California lawmakers are scrambling to find ways to alleviate the housing crisis occurring in the state. Programs and subsidies are in constant development; however, under an obscure tax rule called possessory interest, individuals may be responsible for getting hit with an unexpected tax bill as a result.

In a move to aid the middle class, government agencies (known as joint power authorities) are buying luxury buildings and lowering rent for possible tenants. The discount is possible because these agencies do not need to pay property taxes. Instead of pocketing the extra cash, programs are being implemented to place middle income workers like police officers, teachers and construction workers in these buildings at a discounted rent price.

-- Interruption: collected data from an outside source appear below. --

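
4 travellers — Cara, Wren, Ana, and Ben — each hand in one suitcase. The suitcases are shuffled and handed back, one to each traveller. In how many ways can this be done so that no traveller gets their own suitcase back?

9

This is the derangement count D_4: permutations of 4 items with no fixed point.
By inclusion–exclusion this is Σ_{j=0}^{4} (−1)^j C(4,j)·(4−j)!.
Computing: 24 − 24 + 12 − 4 + 1 = 9.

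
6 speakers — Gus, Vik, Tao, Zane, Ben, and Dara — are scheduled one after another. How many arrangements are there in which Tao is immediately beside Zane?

Treat {Tao, Zane} as a single unit. There are 5 units to order, and the pair itself can be ordered 2 ways.
So the count is 2·(5)! = 240.

240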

But, under the tax rule, tenants may need to pay some of the lost revenue in individual tax bills upwards of $1,000 a year. The rule states that if a government owned property leases to a private entity, then that entity can have a “possessory” interest that must be taxed.

Joint Power Authorities involved in these programs do not want to tax tenants. However, unless the Legislature gets involved, they are afraid they will have to abide by the rule. If taxes go unpaid, residents could face liens that would make it more difficult to quality for mortgages and other loans.